One mental health professional told my child that her job, as my child's counselor, was to catch me up and educate me because I did not know any better - this was at our introductory meeting. This same counselor wrote a letter to my child's school to "educate" them on how to treat trans-identified children, complete with referrals to the Trevor Project and a person who could come into the school and provide training to the staff and teachers.
A pediatrician offered my child cross-sex hormones after knowing my child for 10 minutes. Another one repeatedly pushed me to take my child to the Seattle Children's gender clinic, also after knowing my child for 10 minutes.
An orthopedic surgeon identified my child as the opposite sex in the operation notes based on my child's chosen name and pronouns.
My child used the opposite sex locker room at school and competed against the opposite sex in a full-contact team sport without my knowledge. The school district's policy states that parents should not be informed of a child's gender or pronouns unless the child consents.
One of our state legislators has a trans-identified child, and that legislator is behind every single bill that denies parents' rights and pushes for gender affirming care.
The entire system is sick and stacked against those who do not endorse gender affirming care.
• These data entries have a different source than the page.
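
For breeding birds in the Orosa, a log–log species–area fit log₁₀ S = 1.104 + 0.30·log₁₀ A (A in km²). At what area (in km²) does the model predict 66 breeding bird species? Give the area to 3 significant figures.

66 = 12.71 × A^0.3  ⇒  A^0.3 = 66/12.71 = 5.195
ln A = ln(5.195) / 0.3 = 1.6476 / 0.3 = 5.4920
A = e^5.4920 ≈ 242.7 km²

243 km²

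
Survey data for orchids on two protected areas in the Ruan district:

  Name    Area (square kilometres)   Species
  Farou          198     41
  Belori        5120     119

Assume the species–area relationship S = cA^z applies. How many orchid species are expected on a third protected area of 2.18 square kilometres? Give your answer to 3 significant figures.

9.36

z = ln(119/41) / ln(5120/198) = 1.0656 / 3.2526 = 0.3276
c = 41 / 198^0.3276 = 41 / 5.654 = 7.251
S₃ = 7.251 × 2.18^0.3276 = 7.251 × 1.291 ≈ 9.36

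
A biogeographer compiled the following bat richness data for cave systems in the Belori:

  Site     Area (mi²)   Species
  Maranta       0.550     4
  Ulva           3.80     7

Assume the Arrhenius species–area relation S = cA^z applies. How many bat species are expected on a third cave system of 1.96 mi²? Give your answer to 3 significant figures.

z = ln(7/4) / ln(3.8/0.55) = 0.5596 / 1.9328 = 0.2895
c = 4 / 0.55^0.2895 = 4 / 0.8411 = 4.756
S₃ = 4.756 × 1.96^0.2895 = 4.756 × 1.215 ≈ 5.779

5.78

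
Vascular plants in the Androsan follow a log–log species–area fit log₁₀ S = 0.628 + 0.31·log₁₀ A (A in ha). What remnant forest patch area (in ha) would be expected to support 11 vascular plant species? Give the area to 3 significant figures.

11 = 4.246 × A^0.31  ⇒  A^0.31 = 11/4.246 = 2.591
ln A = ln(2.591) / 0.31 = 0.9519 / 0.31 = 3.0706
A = e^3.0706 ≈ 21.55 ha

21.6 ha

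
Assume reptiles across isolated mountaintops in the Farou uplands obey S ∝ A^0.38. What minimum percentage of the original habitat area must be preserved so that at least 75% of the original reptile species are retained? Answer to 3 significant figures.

46.9%

Need (A_new/A_old)^0.38 = 0.75, so A_new/A_old = 0.75^(1/0.38) = 0.75^2.632
ln(A_new/A_old) = ln 0.75 / 0.38 = -0.2877 / 0.38 = -0.7571
A_new/A_old = e^-0.7571 ≈ 0.469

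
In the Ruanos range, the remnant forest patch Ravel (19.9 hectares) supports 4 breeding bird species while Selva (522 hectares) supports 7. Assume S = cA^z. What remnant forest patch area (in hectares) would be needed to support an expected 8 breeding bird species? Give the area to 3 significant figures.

1140 hectares

z = ln(7/4) / ln(522/19.9) = 0.5596 / 3.2669 = 0.1713
c = 4 / 19.9^0.1713 = 4 / 1.669 = 2.396
A = (8/2.396)^(1/0.1713) ⇒ ln A = ln(3.338)/0.1713 = 7.0372
A = e^7.0372 ≈ 1138 hectares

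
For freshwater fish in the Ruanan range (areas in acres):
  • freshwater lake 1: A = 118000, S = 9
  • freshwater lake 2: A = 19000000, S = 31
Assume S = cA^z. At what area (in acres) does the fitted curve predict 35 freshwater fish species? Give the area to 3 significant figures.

31300000 acres

z = ln(31/9) / ln(19000000/118000) = 1.2368 / 5.0815 = 0.2434
c = 9 / 118000^0.2434 = 9 / 17.16 = 0.5246
A = (35/0.5246)^(1/0.2434) ⇒ ln A = ln(66.72)/0.2434 = 17.2586
A = e^17.2586 ≈ 31283055 acres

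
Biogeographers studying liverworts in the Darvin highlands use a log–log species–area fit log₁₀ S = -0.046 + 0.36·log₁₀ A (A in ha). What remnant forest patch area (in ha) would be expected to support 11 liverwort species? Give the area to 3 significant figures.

1050 ha

11 = 0.8995 × A^0.36  ⇒  A^0.36 = 11/0.8995 = 12.23
ln A = ln(12.23) / 0.36 = 2.5038 / 0.36 = 6.9550
A = e^6.9550 ≈ 1048 ha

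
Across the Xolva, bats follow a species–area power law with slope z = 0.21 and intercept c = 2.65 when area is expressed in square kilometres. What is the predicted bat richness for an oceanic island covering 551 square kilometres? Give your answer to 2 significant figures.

S = 2.65 × 551^0.21
ln S = ln 2.65 + 0.21 × ln 551 = 0.9746 + 0.21 × 6.3117 = 2.3000
S = e^2.3000 ≈ 9.974

10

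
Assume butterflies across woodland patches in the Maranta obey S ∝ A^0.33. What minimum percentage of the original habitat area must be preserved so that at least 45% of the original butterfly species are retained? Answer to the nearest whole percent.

Need (A_new/A_old)^0.33 = 0.45, so A_new/A_old = 0.45^(1/0.33) = 0.45^3.03
ln(A_new/A_old) = ln 0.45 / 0.33 = -0.7985 / 0.33 = -2.4197
A_new/A_old = e^-2.4197 ≈ 0.08895

9%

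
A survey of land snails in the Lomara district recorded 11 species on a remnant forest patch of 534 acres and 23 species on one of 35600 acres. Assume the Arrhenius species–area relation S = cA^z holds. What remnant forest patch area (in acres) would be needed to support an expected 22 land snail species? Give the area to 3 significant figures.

27600 acres

z = ln(23/11) / ln(35600/534) = 0.7376 / 4.1997 = 0.1756
c = 11 / 534^0.1756 = 11 / 3.013 = 3.65
A = (22/3.65)^(1/0.1756) ⇒ ln A = ln(6.027)/0.1756 = 10.2270
A = e^10.2270 ≈ 27640 acres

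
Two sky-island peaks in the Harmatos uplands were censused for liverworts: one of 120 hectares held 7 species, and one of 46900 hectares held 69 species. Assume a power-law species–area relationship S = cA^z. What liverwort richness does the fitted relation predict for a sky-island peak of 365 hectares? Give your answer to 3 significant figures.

10.7

z = ln(69/7) / ln(46900/120) = 2.2882 / 5.9683 = 0.3834
c = 7 / 120^0.3834 = 7 / 6.268 = 1.117
S₃ = 1.117 × 365^0.3834 = 1.117 × 9.602 ≈ 10.72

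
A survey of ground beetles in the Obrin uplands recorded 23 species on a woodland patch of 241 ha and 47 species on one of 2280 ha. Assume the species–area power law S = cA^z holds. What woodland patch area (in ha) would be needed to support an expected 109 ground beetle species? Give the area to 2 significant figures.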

If I could leave Washington, I would.
"One mom refers to her 11-year old as her “spiritual leader.” Another notes that a gender doctor meeting with her 8-year old “wanted to make sure to let our daughter steer the ship in decision-making.”
These people seem afraid of their responsibility and authority as parents and instead cede it to "experts," which is rarely good policy, but never when those "experts" are gender docs. Handy that those docs -- playing the suicide card -- further alleviate parental responsibility to make sane, protective choices for children by telling these parents they really have none if they want a living child.
As is widely known, most of these kids have co-morbidities -- autism, ADHD, depression, OCD and others -- and a significant number are experiencing the dissonance and distress of realizing they are gay (and perhaps being bullied for it). Rather than striving to resolve these mental health concerns and build their kids' resilience as they go through natural puberty, these parents accept -- perhaps even embrace -- relief from those responsibilities through a dubious diagnosis of gender dysphoria.
One can and should have compassion for families caught up in this madness, which must be agonizing. Yet that does not erase parental responsibility to protect and guide minor children. It seems as if the parents in these affidavits needed a hefty dose of Abigail Shrier -- and another of common sense, and another of moral courage -- before they yielded their children to this cult.
Thanks Glenna, for another illuminating post. I admire your resilience in staying sane when routinely doing deep dives into madness.